SAN FRANCISCO — As the news of Draymond Green‘s suspension for stepping on Domantas Sabonis spread throughout the Golden State Warriors organization, there was an overwhelming feeling of surprise.
But, there is also an understanding that there is no reason — or time — to dwell on the league’s decision.
“We’ve been here before,” Warriors general manager Bob Myers said in a news conference on Wednesday. “Once these decisions are made, there’s no appellate court. It’s over. You can react however you want, but it doesn’t change the fact that he’s not playing and we’ve got a game tomorrow night … it doesn’t matter what I think.”
Myers was notified of Green’s suspension Tuesday night shortly before the NBA formally announced its decision. Myers spoke with Green, Stephen Curry, owner Joe Lacob and coach Steve Kerr before the news broke.
Myers made it clear to Green: Take a day to digest the decision before responding, especially since Green’s initial reaction played a role in the league’s decision to suspend him.
Joe Dumars, the NBA executive vice president and head of basketball operations, told ESPN’s Adrian Wojnarowski that Green’s “excessive and over-the-top actions” on the court following the incident with Sabonis and his tone after the game were instrumental in the suspension ruling.
“He’s the ultimate competitor … and everybody knows he’s going to occasionally tip over the edge and his emotions get the best of him. That’s part of it,” Kerr said Wednesday. “There’s no stopping it. You’re not going to be able to put your arm around him and say, OK, let’s move forward. It doesn’t work that way.”
Kerr continued by saying, “There’s no time to spend worrying about it or thinking about it or complaining about it.”
Green participated in practice Wednesday and addressed the team. The Warriors did not divulge what was discussed, but Myers said he wanted to make sure Green didn’t make it about him and instead made it about a team win in his absence.

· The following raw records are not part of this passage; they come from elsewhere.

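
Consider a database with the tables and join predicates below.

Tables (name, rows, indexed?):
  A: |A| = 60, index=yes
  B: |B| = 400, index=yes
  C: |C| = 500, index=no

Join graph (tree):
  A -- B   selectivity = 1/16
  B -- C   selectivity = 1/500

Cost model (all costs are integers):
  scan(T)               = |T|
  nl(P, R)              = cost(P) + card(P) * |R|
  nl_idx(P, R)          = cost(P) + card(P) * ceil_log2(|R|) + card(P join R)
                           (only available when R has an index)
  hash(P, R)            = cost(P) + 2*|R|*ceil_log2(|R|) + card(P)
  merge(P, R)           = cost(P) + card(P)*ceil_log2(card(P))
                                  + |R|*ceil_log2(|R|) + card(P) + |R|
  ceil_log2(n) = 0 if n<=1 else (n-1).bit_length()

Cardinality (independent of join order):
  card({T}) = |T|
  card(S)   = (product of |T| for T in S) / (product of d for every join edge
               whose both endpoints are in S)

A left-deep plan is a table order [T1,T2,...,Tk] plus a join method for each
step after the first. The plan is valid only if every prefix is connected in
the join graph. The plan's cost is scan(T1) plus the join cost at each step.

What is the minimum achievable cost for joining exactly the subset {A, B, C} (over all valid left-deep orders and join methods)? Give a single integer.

6520

Selinger DP over subsets of {A,B,C}:
  {A}: scan cost=60, card=60
  {B}: scan cost=400, card=400
  {C}: scan cost=500, card=500
  {AB}: card=1500; try (A,hash)→1520, (B,nl_idx)→2100, (A,nl_idx)→4300, (B,merge)→4480, (A,merge)→4820, (B,hash)→7320 …(+2); best=1520 via (A,hash)
  {BC}: card=400; try (B,nl_idx)→5400, (B,hash)→8200, (C,merge)→9400, (B,merge)→9500, (C,hash)→9800, (C,nl)→200400 …(+1); best=5400 via (B,nl_idx)
  {ABC}: card=1500; try (A,hash)→6520, (A,nl_idx)→9300, (A,merge)→9820, (C,hash)→12020, (C,merge)→24520, (A,nl)→29400 …(+1); best=6520 via (A,hash)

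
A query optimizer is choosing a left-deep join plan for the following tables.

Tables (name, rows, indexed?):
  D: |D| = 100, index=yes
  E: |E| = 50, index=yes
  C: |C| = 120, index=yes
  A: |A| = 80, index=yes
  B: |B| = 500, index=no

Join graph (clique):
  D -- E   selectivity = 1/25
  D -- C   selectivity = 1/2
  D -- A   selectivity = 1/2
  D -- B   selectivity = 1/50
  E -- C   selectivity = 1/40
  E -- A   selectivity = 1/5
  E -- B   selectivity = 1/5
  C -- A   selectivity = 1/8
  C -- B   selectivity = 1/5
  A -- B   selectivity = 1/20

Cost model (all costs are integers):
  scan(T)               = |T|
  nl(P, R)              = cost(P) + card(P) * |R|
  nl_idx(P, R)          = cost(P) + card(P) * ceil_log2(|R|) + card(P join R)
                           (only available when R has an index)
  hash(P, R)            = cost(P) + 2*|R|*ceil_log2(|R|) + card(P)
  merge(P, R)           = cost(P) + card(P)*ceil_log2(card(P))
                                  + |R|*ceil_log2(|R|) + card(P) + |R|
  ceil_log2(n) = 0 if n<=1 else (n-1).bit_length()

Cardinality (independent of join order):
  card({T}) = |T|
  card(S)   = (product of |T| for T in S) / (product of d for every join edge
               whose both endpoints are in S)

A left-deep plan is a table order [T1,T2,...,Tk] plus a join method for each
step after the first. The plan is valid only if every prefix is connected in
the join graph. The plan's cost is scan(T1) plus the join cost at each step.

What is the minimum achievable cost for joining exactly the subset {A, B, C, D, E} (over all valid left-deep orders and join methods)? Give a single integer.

Selinger DP over subsets of {A,B,C,D,E}:
  {D}: scan cost=100, card=100
  {E}: scan cost=50, card=50
  {C}: scan cost=120, card=120
  {A}: scan cost=80, card=80
  {B}: scan cost=500, card=500
  {DE}: card=200; try (D,nl_idx)→600, (E,hash)→800, (E,nl_idx)→900, (D,merge)→1200, (E,merge)→1250, (D,hash)→1500 …(+2); best=600 via (D,nl_idx)
  {CD}: card=6000; try (D,hash)→1640, (C,merge)→1860, (D,merge)→1880, (C,hash)→1880, (C,nl_idx)→6800, (D,nl_idx)→6960 …(+2); best=1640 via (D,hash)
  {AD}: card=4000; try (A,hash)→1320, (D,merge)→1520, (A,merge)→1540, (D,hash)→1560, (D,nl_idx)→4640, (A,nl_idx)→4800 …(+2); best=1320 via (A,hash)
  {BD}: card=1000; try (D,hash)→2400, (D,nl_idx)→5000, (B,merge)→5900, (D,merge)→6300, (B,hash)→9200, (B,nl)→50100 …(+1); best=2400 via (D,hash)
  {CE}: card=150; try (C,nl_idx)→550, (E,hash)→840, (E,nl_idx)→990, (C,merge)→1360, (E,merge)→1430, (C,hash)→1780 …(+2); best=550 via (C,nl_idx)
  {AE}: card=800; try (E,hash)→760, (A,merge)→1040, (E,merge)→1070, (A,nl_idx)→1200, (A,hash)→1220, (E,nl_idx)→1360 …(+2); best=760 via (E,hash)
  {BE}: card=5000; try (E,hash)→1600, (B,merge)→5400, (E,merge)→5850, (E,nl_idx)→8500, (B,hash)→9100, (B,nl)→25050 …(+1); best=1600 via (E,hash)
  {AC}: card=1200; try (A,hash)→1360, (C,merge)→1680, (A,merge)→1720, (C,hash)→1840, (C,nl_idx)→1840, (A,nl_idx)→2160 …(+2); best=1360 via (A,hash)
  {BC}: card=12000; try (C,hash)→2680, (B,merge)→6080, (C,merge)→6460, (B,hash)→9240, (C,nl_idx)→16000, (B,nl)→60120 …(+1); best=2680 via (C,hash)
  {AB}: card=2000; try (A,hash)→2120, (B,merge)→5720, (A,nl_idx)→6000, (A,merge)→6140, (B,hash)→9160, (B,nl)→40080 …(+1); best=2120 via (A,hash)
  {CDE}: card=300; try (D,nl_idx)→1900, (D,hash)→2100, (C,nl_idx)→2300, (C,hash)→2480, (D,merge)→2700, (C,merge)→3360 …(+6); best=1900 via (D,nl_idx)
  {ADE}: card=1600; try (A,hash)→1920, (D,hash)→2960, (A,merge)→3040, (A,nl_idx)→3600, (E,hash)→5920, (D,nl_idx)→7960 …(+6); best=1920 via (A,hash)
  {BDE}: card=400; try (E,hash)→4000, (B,merge)→7400, (D,hash)→8000, (E,nl_idx)→8800, (B,hash)→9800, (E,merge)→13750 …(+5); best=4000 via (E,hash)
  {ACD}: card=30000; try (D,hash)→3960, (C,hash)→7000, (A,hash)→8760, (D,merge)→16560, (D,nl_idx)→39760, (C,merge)→54280 …(+6); best=3960 via (D,hash)
  {BCD}: card=12000; try (C,hash)→5080, (C,merge)→14360, (D,hash)→16080, (B,hash)→16640, (C,nl_idx)→21400, (B,merge)→90640 …(+5); best=5080 via (C,hash)
  {ABD}: card=2000; try (A,hash)→4520, (D,hash)→5520, (A,nl_idx)→11400, (A,merge)→14040, (B,hash)→14320, (D,nl_idx)→18120 …(+5); best=4520 via (A,hash)
  {ACE}: card=300; try (A,hash)→1820, (A,nl_idx)→1900, (A,merge)→2540, (E,hash)→3160, (C,hash)→3240, (C,nl_idx)→6660 …(+6); best=1820 via (A,hash)
  {BCE}: card=3000; try (B,merge)→6900, (C,hash)→8280, (B,hash)→9700, (E,hash)→15280, (C,nl_idx)→39600, (C,merge)→72560 …(+5); best=6900 via (B,merge)
  {ABE}: card=4000; try (E,hash)→4720, (A,hash)→7720, (B,hash)→10560, (B,merge)→14560, (E,nl_idx)→18120, (E,merge)→26470 …(+5); best=4720 via (E,hash)
  {ABC}: card=6000; try (C,hash)→5800, (B,hash)→11560, (A,hash)→15800, (B,merge)→20760, (C,nl_idx)→22120, (C,merge)→27080 …(+5); best=5800 via (C,hash)
  {ACDE}: card=300; try (A,hash)→3320, (D,hash)→3520, (D,nl_idx)→4220, (A,nl_idx)→4300, (C,hash)→5200, (A,merge)→5540 …(+10); best=3320 via (A,hash)
  {BCDE}: card=120; try (C,hash)→6080, (C,nl_idx)→6920, (C,merge)→8960, (B,merge)→9900, (B,hash)→11200, (D,hash)→11300 …(+9); best=6080 via (C,hash)
  {ABDE}: card=160; try (A,hash)→5520, (A,nl_idx)→6960, (E,hash)→7120, (A,merge)→8640, (D,hash)→10120, (B,hash)→12520 …(+9); best=5520 via (A,hash)
  {ABCD}: card=3000; try (C,hash)→8200, (D,hash)→13200, (A,hash)→18200, (C,nl_idx)→21520, (C,merge)→29480, (B,hash)→42960 …(+9); best=8200 via (C,hash)
  {ABCE}: card=300; try (B,merge)→9820, (C,hash)→10400, (A,hash)→11020, (B,hash)→11120, (E,hash)→12400, (A,nl_idx)→28200 …(+9); best=9820 via (B,merge)
  {ABCDE}: card=6; try (C,nl_idx)→6646, (A,nl_idx)→6926, (A,hash)→7320, (C,hash)→7360, (A,merge)→7680, (C,merge)→7920 …(+13); best=6646 via (C,nl_idx)

6646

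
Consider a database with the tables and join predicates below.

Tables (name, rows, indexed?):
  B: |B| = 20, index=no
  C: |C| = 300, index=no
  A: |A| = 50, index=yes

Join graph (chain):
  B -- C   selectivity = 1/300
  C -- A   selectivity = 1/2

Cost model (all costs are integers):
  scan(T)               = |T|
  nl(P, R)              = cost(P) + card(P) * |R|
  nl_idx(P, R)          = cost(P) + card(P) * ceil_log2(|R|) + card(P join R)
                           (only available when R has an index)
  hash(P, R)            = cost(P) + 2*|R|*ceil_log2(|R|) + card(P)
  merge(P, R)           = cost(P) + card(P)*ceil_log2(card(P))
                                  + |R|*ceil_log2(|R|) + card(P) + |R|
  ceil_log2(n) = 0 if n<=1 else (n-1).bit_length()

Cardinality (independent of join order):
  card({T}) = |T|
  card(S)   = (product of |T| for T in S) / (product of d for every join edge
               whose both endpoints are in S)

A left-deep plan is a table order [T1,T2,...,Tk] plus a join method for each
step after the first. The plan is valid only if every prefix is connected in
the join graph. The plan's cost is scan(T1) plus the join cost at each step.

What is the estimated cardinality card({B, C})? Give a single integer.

Tables in S: B(20), C(300)
Edges inside S: B-C(d=300)
numerator = 20 * 300 = 6000
denominator = 300 = 300
card(S) = 6000 / 300 = 20

20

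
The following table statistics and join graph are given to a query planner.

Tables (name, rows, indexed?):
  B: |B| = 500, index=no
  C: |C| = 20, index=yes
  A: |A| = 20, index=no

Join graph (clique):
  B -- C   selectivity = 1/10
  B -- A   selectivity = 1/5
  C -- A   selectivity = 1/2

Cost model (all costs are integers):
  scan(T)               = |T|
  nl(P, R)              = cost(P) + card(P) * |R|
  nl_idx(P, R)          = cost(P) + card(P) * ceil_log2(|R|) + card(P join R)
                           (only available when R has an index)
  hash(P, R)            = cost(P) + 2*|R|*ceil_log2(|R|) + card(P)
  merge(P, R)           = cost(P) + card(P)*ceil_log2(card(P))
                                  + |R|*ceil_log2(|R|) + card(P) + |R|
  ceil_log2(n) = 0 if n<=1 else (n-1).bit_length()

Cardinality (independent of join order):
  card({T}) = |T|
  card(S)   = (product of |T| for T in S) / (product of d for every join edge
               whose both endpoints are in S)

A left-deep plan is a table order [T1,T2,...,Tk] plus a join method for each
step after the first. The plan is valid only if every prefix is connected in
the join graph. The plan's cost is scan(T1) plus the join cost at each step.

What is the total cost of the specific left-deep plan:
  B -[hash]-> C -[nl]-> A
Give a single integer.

21200

step 1: scan B: cost=500, card=500
step 2: join C via hash
    card(P join C) = 500*20/(10) = 1000
    cost = 500 + 2*20*5 + 500 = 1200
step 3: join A via nl
    card(P join A) = 1000*20/(5*2) = 2000
    cost = 1200 + 1000*20 = 21200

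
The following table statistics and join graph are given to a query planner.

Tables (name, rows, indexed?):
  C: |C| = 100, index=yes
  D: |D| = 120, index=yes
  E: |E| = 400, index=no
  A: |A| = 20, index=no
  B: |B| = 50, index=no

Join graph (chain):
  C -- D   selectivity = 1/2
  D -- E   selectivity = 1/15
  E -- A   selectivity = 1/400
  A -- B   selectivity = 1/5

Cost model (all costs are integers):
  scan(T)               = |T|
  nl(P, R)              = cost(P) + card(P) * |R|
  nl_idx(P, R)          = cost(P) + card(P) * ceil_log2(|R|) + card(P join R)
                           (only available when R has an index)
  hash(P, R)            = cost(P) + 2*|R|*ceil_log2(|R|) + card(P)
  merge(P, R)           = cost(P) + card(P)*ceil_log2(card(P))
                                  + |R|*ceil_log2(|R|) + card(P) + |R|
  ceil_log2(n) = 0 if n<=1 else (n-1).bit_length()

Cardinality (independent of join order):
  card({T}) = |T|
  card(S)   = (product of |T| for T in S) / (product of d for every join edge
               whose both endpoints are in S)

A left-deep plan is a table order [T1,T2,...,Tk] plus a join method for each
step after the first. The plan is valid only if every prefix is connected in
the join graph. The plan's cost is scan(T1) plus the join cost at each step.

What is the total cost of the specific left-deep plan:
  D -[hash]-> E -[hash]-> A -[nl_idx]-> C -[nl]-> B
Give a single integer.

419960

step 1: scan D: cost=120, card=120
step 2: join E via hash
    card(P join E) = 120*400/(15) = 3200
    cost = 120 + 2*400*9 + 120 = 7440
step 3: join A via hash
    card(P join A) = 3200*20/(400) = 160
    cost = 7440 + 2*20*5 + 3200 = 10840
step 4: join C via nl_idx
    card(P join C) = 160*100/(2) = 8000
    cost = 10840 + 160*7 + 8000 = 19960
step 5: join B via nl
    card(P join B) = 8000*50/(5) = 80000
    cost = 19960 + 8000*50 = 419960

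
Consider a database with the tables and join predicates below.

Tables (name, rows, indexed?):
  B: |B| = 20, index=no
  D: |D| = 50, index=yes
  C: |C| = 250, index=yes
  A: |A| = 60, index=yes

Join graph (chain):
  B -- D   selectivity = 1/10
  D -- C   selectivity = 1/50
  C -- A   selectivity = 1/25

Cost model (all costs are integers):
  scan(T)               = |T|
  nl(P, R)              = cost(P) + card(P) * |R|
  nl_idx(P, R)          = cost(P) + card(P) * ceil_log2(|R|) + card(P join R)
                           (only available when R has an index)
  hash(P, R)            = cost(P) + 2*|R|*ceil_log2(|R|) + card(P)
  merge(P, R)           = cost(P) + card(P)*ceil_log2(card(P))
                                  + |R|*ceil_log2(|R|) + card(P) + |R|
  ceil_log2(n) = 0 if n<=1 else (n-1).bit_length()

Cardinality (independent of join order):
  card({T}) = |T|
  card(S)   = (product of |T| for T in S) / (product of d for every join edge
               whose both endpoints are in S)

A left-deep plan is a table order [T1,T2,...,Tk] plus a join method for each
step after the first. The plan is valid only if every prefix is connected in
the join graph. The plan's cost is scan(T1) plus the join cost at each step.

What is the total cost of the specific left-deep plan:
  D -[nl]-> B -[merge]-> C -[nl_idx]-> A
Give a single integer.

8300

step 1: scan D: cost=50, card=50
step 2: join B via nl
    card(P join B) = 50*20/(10) = 100
    cost = 50 + 50*20 = 1050
step 3: join C via merge
    card(P join C) = 100*250/(50) = 500
    cost = 1050 + 100*7 + 250*8 + 100 + 250 = 4100
step 4: join A via nl_idx
    card(P join A) = 500*60/(25) = 1200
    cost = 4100 + 500*6 + 1200 = 8300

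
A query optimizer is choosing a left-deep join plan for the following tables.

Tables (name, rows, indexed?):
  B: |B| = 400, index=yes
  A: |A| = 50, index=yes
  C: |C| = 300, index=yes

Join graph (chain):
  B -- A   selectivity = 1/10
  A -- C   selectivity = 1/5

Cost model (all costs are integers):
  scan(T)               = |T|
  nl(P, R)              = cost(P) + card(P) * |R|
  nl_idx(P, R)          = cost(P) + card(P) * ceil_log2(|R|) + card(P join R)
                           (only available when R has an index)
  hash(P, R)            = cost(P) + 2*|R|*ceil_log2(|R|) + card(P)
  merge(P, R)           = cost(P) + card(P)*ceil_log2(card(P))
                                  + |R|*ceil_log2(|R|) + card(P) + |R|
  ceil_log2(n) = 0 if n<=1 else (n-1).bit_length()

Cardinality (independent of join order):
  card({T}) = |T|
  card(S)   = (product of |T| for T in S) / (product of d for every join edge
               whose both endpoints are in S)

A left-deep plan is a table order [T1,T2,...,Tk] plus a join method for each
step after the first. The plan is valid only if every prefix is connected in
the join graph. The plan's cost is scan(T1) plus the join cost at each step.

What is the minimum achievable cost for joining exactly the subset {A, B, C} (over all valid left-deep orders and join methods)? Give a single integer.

Selinger DP over subsets of {A,B,C}:
  {B}: scan cost=400, card=400
  {A}: scan cost=50, card=50
  {C}: scan cost=300, card=300
  {AB}: card=2000; try (A,hash)→1400, (B,nl_idx)→2500, (B,merge)→4400, (A,merge)→4750, (A,nl_idx)→4800, (B,hash)→7300 …(+2); best=1400 via (A,hash)
  {AC}: card=3000; try (A,hash)→1200, (C,merge)→3400, (C,nl_idx)→3500, (A,merge)→3650, (A,nl_idx)→5100, (C,hash)→5500 …(+2); best=1200 via (A,hash)
  {ABC}: card=120000; try (C,hash)→8800, (B,hash)→11400, (C,merge)→28400, (B,merge)→44200, (C,nl_idx)→139400, (B,nl_idx)→148200 …(+2); best=8800 via (C,hash)

8800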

“Winning is messy if you want to be honest about it. … There’s an edginess to it,” Myers said. “There is tension. Certainly, he’s crossed that line but he has been punished for it. … Draymond is not perfect. But I haven’t met anyone who is perfect … he’s been a big part of a lot of winning.
Myers continued: “His mistakes are out there for the world … each time he’s misstepped my hope is that he learns from it. He’s been punished. So for the people who ask, ‘Well, when is it going to stop?’ Those people may think this is positive, I suppose.”
This is the second time Green has been suspended during the playoffs. The other time occurred in the 2016 NBA Finals after he accumulated too many flagrant fouls, culminating in Green hitting LeBron James in the groin in Game 4. Earlier in those playoffs, Green was ejected for kicking Oklahoma City’s Steven Adams in the groin.
Both Kerr and Myers said they haven’t flashed back to Green’s suspension in 2016.
Green was also ejected in Game 1 of Golden State’s second-round series in 2022 against the Memphis Grizzlies after a hard foul on Brandon Clarke and flipping off the fans.
“It’s not anything we can control,” Kerr said. “Draymond is incredibly passionate and competitive and fiery and he’s helped us win more championships, I’ve said it many times — we don’t have a single championship without Draymond Green. That’s the truth. He crossed the line over the years, but that’s part of it. We will go to bat for Draymond.”
In 2018, the Warriors suspended Green for one game without pay for “conduct detrimental to the team” following an altercation with then-teammate Kevin Durant. Earlier this season, Green spent time away from the team after punching Warriors guard Jordan Poole during practice.
“The guy’s a force. He’s unique. He’s a leader,” Myers said. “He will tell you that he’s made mistakes. You cannot hide from them, they’re out there for everyone to see. He has a good heart, I know that. But that doesn’t mean he’s mistake-free.
“He made a mistake with a teammate — I hadn’t seen him do that to a teammate before. If you want to talk about what he’s done for the organization, that’s not up for dispute. Without him, we don’t have a championship, but he’s a complicated guy.”